First, the good news: The collapse of coalition negotiations in Berlin has saved the country from a government in stasis, a government with no vision or ambition. Had Chancellor Angela Merkel managed to produce an alliance between her Christian Democrats (CDU), the Bavarian Christian Social Union (CSU), the business-friendly Free Democrats (FDP) and the Greens, the country – indeed, the entire continent – would have faced four years of stagnation, at its center a German government with more driving it apart than holding it together. The four parties involved would not have constructively complemented each other. Rather, they would have constantly been in each other’s way.
Even if many German politicians have claimed the opposite during the past month of haggling: The will of the electorate was not that of slapping together a coalition of parties that didn’t belong together. Nobody except those involved dreamed of a cabinet with arch-conservatives from the CSU, environmentalists from the Greens and opportunists from the FDP gathered around a single table. The fact that such a coalition was the subject of negotiations in the first place is merely the result of a tradition whereby possible coalitions are interpreted as being the electorate’s desire. There was, however, no serious mandate for this particular alliance.
By walking away from the talks, the FDP made a contribution to political clarity in Germany – even if that wasn’t the party’s intention. Those who vote for the Greens aren’t generally hoping for a coalition with the FDP, while supporters of the CSU tend to have nothing but disdain for the Greens. And, it must be said, that is how things are supposed to be.
Rivalry between the parties is the lifeblood of our democracy and their first duty is not that of ensuring the well-being of the state but of reflecting the diversity of German society. It is something that the Social Democrats should remind voters now that the hail of appeals has begun beating down on the party to reconsider, for the good of the country, its decision to shun a continuation of their coalition with Merkel’s conservatives. Plus, the initial interpretation of the September 24 election results, that the electorate is eager to be rid of Merkel’s conservative-SPD coalition, remains the correct one.
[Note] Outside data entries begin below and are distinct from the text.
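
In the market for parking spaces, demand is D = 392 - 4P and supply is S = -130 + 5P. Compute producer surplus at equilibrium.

Equilibrium: 392 - 4P = -130 + 5P gives P* = 58, Q* = 160.
Supply starts at P = 26 (where S = 0).
PS = ½(58 − 26)(160) = 2560.

Producer surplus = 2560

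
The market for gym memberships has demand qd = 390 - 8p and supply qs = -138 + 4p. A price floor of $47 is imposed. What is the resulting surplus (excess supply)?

Equilibrium price would be p* = 44, so the floor at 47 binds.
At p = 47: qd = 14, qs = 50.
Surplus = 50 − 14 = 36.

Surplus = 36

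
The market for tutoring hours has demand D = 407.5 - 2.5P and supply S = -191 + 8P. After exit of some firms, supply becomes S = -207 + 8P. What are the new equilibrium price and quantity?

P' = 1229/21, Q' = 5485/21

Original equilibrium: P* = 57, Q* = 265.
New equilibrium: 407.5 - 2.5P = -207 + 8P, so 614.5 = 10.5P and P' = 1229/21; Q' = 407.5 − 2.5(1229/21) = 5485/21.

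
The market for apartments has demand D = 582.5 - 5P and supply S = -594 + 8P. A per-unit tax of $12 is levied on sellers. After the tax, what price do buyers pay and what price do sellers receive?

Pre-tax equilibrium: P* = 90.5, Q* = 130.
Tax on sellers shifts supply to S = -594 + 8(P − 12) = -690 + 8P.
582.5 - 5P = -690 + 8P gives buyer price Pb = 2545/26; sellers receive Ps = 2545/26 − 12 = 2233/26.
New quantity: Q = 582.5 − 5(2545/26) = 1210/13.

Buyers pay 2545/26, sellers receive 2233/26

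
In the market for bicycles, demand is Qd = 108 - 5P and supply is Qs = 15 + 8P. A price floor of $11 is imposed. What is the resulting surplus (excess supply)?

Equilibrium price would be P* = 93/13, so the floor at 11 binds.
At P = 11: Qd = 53, Qs = 103.
Surplus = 103 − 53 = 50.

Surplus = 50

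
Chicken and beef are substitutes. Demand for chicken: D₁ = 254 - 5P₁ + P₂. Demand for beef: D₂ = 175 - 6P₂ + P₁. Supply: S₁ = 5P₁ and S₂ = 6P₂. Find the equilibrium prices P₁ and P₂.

Market 1: 254 - 5P₁ + P₂ = 5P₁ → 10P₁ - P₂ = 254.
Market 2: 12P₂ - P₁ = 175.
Eliminating P₂: 12×(1) + 1×(2) gives 119P₁ = 3223, so P₁ = 3223/119.
Back-substitute into (2): P₂ = (175 + 1×3223/119) / 12 = 2004/119.

P₁ = 3223/119, P₂ = 2004/119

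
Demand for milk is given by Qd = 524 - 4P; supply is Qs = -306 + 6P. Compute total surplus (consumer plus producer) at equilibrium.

Total surplus = 7680

Equilibrium: 524 - 4P = -306 + 6P gives P* = 83, Q* = 192.
Demand choke price: P = 131; supply starts at P = 51.
CS = ½(131 − 83)(192) = 4608; PS = ½(83 − 51)(192) = 3072.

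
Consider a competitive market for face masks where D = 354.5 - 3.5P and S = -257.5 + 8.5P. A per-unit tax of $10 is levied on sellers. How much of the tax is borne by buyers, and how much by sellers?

Pre-tax equilibrium: P* = 51, Q* = 176.
Tax on sellers shifts supply to S = -257.5 + 8.5(P − 10) = -342.5 + 8.5P.
354.5 - 3.5P = -342.5 + 8.5P gives buyer price Pb = 697/12; sellers receive Ps = 697/12 − 10 = 577/12.
New quantity: Q = 354.5 − 3.5(697/12) = 3629/24.
Buyer burden = 697/12 − 51 = 85/12; seller burden = 51 − 577/12 = 35/12.

Buyers bear 85/12, sellers bear 35/12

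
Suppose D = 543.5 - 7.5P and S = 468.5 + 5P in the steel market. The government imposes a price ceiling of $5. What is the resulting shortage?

Equilibrium price would be P* = 6, so the ceiling at 5 binds.
At P = 5: D = 543.5 − 7.5(5) = 506, S = 468.5 + 5(5) = 493.5.
Shortage = 506 − 493.5 = 12.5.

Shortage = 12.5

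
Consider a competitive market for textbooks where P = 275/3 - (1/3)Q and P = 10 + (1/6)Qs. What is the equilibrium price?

Set the two price expressions equal: 275/3 - (1/3)Q = 10 + (1/6)Q.
245/3 = 0.5Q, so Q* = 490/3.
P* = 275/3 − (1/3)(490/3) = 335/9.

P* = 335/9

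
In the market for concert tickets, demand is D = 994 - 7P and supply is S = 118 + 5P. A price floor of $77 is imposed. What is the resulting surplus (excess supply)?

Equilibrium price would be P* = 73, so the floor at 77 binds.
At P = 77: D = 455, S = 503.
Surplus = 503 − 455 = 48.

Surplus = 48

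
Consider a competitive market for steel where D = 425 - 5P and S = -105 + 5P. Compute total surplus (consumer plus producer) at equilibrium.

Equilibrium: 425 - 5P = -105 + 5P gives P* = 53, Q* = 160.
Demand choke price: P = 85; supply starts at P = 21.
CS = ½(85 − 53)(160) = 2560; PS = ½(53 − 21)(160) = 2560.

Total surplus = 5120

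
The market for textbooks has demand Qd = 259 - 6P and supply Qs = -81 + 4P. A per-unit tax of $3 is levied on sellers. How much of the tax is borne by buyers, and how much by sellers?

Pre-tax equilibrium: P* = 34, Q* = 55.
Tax on sellers shifts supply to Qs = -81 + 4(P − 3) = -93 + 4P.
259 - 6P = -93 + 4P gives buyer price Pb = 35.2; sellers receive Ps = 35.2 − 3 = 32.2.
New quantity: Q = 259 − 6(35.2) = 47.8.
Buyer burden = 35.2 − 34 = 1.2; seller burden = 34 − 32.2 = 1.8.

Buyers bear $1.2, sellers bear $1.8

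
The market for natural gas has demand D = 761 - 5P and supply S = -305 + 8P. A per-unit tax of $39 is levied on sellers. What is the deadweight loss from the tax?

Pre-tax equilibrium: P* = 82, Q* = 351.
Tax on sellers shifts supply to S = -305 + 8(P − 39) = -617 + 8P.
761 - 5P = -617 + 8P gives buyer price Pb = 106; sellers receive Ps = 106 − 39 = 67.
New quantity: Q = 761 − 5(106) = 231.
DWL = ½ × 39 × (351 − 231) = 2340.

Deadweight loss = 2340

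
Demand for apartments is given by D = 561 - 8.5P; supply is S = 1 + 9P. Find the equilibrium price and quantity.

P* = 32, Q* = 289

Set D = S: 561 - 8.5P = 1 + 9P.
560 = 17.5P, so P* = 32.
Q* = 561 − 8.5(32) = 289.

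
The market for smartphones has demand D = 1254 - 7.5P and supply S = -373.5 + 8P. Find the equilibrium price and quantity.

P* = 105, Q* = 466.5

Set D = S: 1254 - 7.5P = -373.5 + 8P.
1627.5 = 15.5P, so P* = 105.
Q* = 1254 − 7.5(105) = 466.5.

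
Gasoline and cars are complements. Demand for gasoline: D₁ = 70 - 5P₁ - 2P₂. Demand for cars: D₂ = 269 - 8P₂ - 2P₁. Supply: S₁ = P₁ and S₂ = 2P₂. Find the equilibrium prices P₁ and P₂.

Market 1: 70 - 5P₁ - 2P₂ = P₁ → 6P₁ + 2P₂ = 70.
Market 2: 10P₂ + 2P₁ = 269.
Eliminating P₂: 10×(1) − 2×(2) gives 56P₁ = 162, so P₁ = 81/28.
Back-substitute into (2): P₂ = (269 − 2×81/28) / 10 = 737/28.

P₁ = 81/28, P₂ = 737/28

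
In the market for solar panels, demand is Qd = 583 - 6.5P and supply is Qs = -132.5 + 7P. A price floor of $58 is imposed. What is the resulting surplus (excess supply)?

Surplus = 67.5

Equilibrium price would be P* = 53, so the floor at 58 binds.
At P = 58: Qd = 206, Qs = 273.5.
Surplus = 273.5 − 206 = 67.5.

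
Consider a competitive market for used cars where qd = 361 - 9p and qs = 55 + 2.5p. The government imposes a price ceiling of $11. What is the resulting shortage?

Equilibrium price would be p* = 612/23, so the ceiling at 11 binds.
At p = 11: qd = 361 − 9(11) = 262, qs = 55 + 2.5(11) = 82.5.
Shortage = 262 − 82.5 = 179.5.

Shortage = 179.5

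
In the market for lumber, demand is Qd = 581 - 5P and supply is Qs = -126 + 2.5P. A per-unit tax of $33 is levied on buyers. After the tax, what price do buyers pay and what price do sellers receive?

Pre-tax equilibrium: P* = 1414/15, Q* = 329/3.
Tax on buyers shifts demand to Qd = 581 − 5(P + 33) = 416 - 5P.
416 - 5P = -126 + 2.5P gives seller price Ps = 1084/15; buyers pay Pb = 1084/15 + 33 = 1579/15.
New quantity: Q = 581 − 5(1579/15) = 164/3.

Buyers pay 1579/15, sellers receive 1084/15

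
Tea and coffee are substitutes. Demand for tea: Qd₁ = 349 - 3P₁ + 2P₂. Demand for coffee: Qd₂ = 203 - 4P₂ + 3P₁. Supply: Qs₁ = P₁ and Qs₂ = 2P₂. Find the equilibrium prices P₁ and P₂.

P₁ = 1250/9, P₂ = 1859/18

Market 1: 349 - 3P₁ + 2P₂ = P₁ → 4P₁ - 2P₂ = 349.
Market 2: 6P₂ - 3P₁ = 203.
Eliminating P₂: 6×(1) + 2×(2) gives 18P₁ = 2500, so P₁ = 1250/9.
Back-substitute into (2): P₂ = (203 + 3×1250/9) / 6 = 1859/18.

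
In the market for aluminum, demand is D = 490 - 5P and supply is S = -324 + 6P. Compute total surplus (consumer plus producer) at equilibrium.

Equilibrium: 490 - 5P = -324 + 6P gives P* = 74, Q* = 120.
Demand choke price: P = 98; supply starts at P = 54.
CS = ½(98 − 74)(120) = 1440; PS = ½(74 − 54)(120) = 1200.

Total surplus = 2640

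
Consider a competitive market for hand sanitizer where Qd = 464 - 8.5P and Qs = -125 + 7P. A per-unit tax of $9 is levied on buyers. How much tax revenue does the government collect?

Pre-tax equilibrium: P* = 38, Q* = 141.
Tax on buyers shifts demand to Qd = 464 − 8.5(P + 9) = 387.5 - 8.5P.
387.5 - 8.5P = -125 + 7P gives seller price Ps = 1025/31; buyers pay Pb = 1025/31 + 9 = 1304/31.
New quantity: Q = 464 − 8.5(1304/31) = 3300/31.
Revenue = 9 × 3300/31 = 29700/31.

Tax revenue = 29700/31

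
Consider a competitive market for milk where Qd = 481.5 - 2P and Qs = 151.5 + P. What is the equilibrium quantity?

Set Qd = Qs: 481.5 - 2P = 151.5 + P.
330 = 3P, so P* = 110.
Q* = 481.5 − 2(110) = 261.5.

Q* = 261.5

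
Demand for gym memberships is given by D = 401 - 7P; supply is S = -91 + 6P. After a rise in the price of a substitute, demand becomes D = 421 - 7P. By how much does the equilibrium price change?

ΔP = 20/13

Original equilibrium: P* = 492/13, Q* = 1769/13.
New equilibrium: 421 - 7P = -91 + 6P, so 512 = 13P and P' = 512/13; Q' = 421 − 7(512/13) = 1889/13.
Change in price: 512/13 − 492/13 = 20/13.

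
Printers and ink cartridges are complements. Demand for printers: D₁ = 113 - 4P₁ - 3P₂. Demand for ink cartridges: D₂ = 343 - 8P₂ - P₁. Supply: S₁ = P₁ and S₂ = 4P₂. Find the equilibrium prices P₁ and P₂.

P₁ = 109/19, P₂ = 534/19

Market 1: 113 - 4P₁ - 3P₂ = P₁ → 5P₁ + 3P₂ = 113.
Market 2: 12P₂ + P₁ = 343.
Eliminating P₂: 12×(1) − 3×(2) gives 57P₁ = 327, so P₁ = 109/19.
Back-substitute into (2): P₂ = (343 − 1×109/19) / 12 = 534/19.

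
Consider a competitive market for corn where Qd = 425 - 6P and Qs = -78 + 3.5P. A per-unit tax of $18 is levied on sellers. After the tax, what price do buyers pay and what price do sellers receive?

Buyers pay 1132/19, sellers receive 790/19

Pre-tax equilibrium: P* = 1006/19, Q* = 2039/19.
Tax on sellers shifts supply to Qs = -78 + 3.5(P − 18) = -141 + 3.5P.
425 - 6P = -141 + 3.5P gives buyer price Pb = 1132/19; sellers receive Ps = 1132/19 − 18 = 790/19.
New quantity: Q = 425 − 6(1132/19) = 1283/19.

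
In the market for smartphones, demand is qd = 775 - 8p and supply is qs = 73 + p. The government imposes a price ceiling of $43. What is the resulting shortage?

Shortage = 315

Equilibrium price would be p* = 78, so the ceiling at 43 binds.
At p = 43: qd = 775 − 8(43) = 431, qs = 73 + 1(43) = 116.
Shortage = 431 − 116 = 315.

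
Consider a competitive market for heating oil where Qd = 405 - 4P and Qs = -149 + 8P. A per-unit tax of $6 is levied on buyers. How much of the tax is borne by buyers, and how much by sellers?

Pre-tax equilibrium: P* = 277/6, Q* = 661/3.
Tax on buyers shifts demand to Qd = 405 − 4(P + 6) = 381 - 4P.
381 - 4P = -149 + 8P gives seller price Ps = 265/6; buyers pay Pb = 265/6 + 6 = 301/6.
New quantity: Q = 405 − 4(301/6) = 613/3.
Buyer burden = 301/6 − 277/6 = 4; seller burden = 277/6 − 265/6 = 2.

Buyers bear $4, sellers bear $2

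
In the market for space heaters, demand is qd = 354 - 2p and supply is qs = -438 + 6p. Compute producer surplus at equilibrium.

Producer surplus = 2028

Equilibrium: 354 - 2p = -438 + 6p gives p* = 99, q* = 156.
Supply starts at p = 73 (where qs = 0).
PS = ½(99 − 73)(156) = 2028.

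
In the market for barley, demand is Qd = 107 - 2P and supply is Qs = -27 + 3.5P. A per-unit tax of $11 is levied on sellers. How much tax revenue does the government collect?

Pre-tax equilibrium: P* = 268/11, Q* = 641/11.
Tax on sellers shifts supply to Qs = -27 + 3.5(P − 11) = -65.5 + 3.5P.
107 - 2P = -65.5 + 3.5P gives buyer price Pb = 345/11; sellers receive Ps = 345/11 − 11 = 224/11.
New quantity: Q = 107 − 2(345/11) = 487/11.
Revenue = 11 × 487/11 = 487.

Tax revenue = 487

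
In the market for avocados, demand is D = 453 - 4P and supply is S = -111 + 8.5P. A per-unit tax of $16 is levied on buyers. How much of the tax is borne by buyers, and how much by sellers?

Pre-tax equilibrium: P* = 45.12, Q* = 272.52.
Tax on buyers shifts demand to D = 453 − 4(P + 16) = 389 - 4P.
389 - 4P = -111 + 8.5P gives seller price Ps = 40; buyers pay Pb = 40 + 16 = 56.
New quantity: Q = 453 − 4(56) = 229.
Buyer burden = 56 − 45.12 = 10.88; seller burden = 45.12 − 40 = 5.12.

Buyers bear $10.88, sellers bear $5.12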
Yet with talks now having collapsed and the SPD intent on going into opposition, there are no more possible coalitions on the horizon – and it is fair to say that the German political system now finds itself in crisis. For years, Germany’s party spectrum has been fragmenting while the fringes have radicalized, to the point that seven different political parties now have seats in the German parliament. In the face of such a constellation, the system is failing and is no longer producing the clear coalition options that German voters have become used to.
Calling new elections would be akin to forcing voters into detention until they produce a result agreeable to the political apparatus. And were that to happen, it seems likely that the right-wing populist Alternative for Germany (AfD) would be one of the only parties to profit. The only other option would be a minority government. The experiment has occasionally been tried in German states without much damage being done, but never on the federal level. Meanwhile, the teary-eyed argument that Europe’s strongest economy can’t afford a wobbly government isn’t particularly convincing.
The most important question, though, is what happens with Merkel herself. This could indeed mark the beginning of the end for her career as chancellor. In recent days, it has become apparent that a significant amount of the power she once held has evaporated – beginning with the fact that, when the deadline she set for the end of coalition talks passed last Friday, there were no consequences whatsoever. On Sunday evening, it wasn’t just the negotiations themselves that came to an end, but the entire Merkel Method of governing.
For years, she has sapped ideology out of politics – and a coalition with the FDP and the Greens would have been the crowning achievement of that approach. It would have provided proof that even environmentalists and free-trade fetishists can work together as long as Merkel’s steady hand is there to keep everyone in line. That, though, is now history. This crisis is Merkel’s crisis. It will be interesting to see how she seeks to deal with it – and if she will succumb to it.
The same, though, holds true for all those who invested political capital in this misbegotten alliance. Green leaders seemed willing to give up too much and will likely face sharp criticism from within the party. The CSU in Bavaria was already disintegrating well before Sunday’s negotiation collapse and the party will no doubt regret not having pulled the plug themselves. The FDP will be nervously looking at the opinion poll results to see how badly the party might be punished. And Merkel’s CDU? They will gather around their leader and continue to invoke the bucolic contentedness promised by the chancellor. But it is a message that has now been robbed of all its credibility.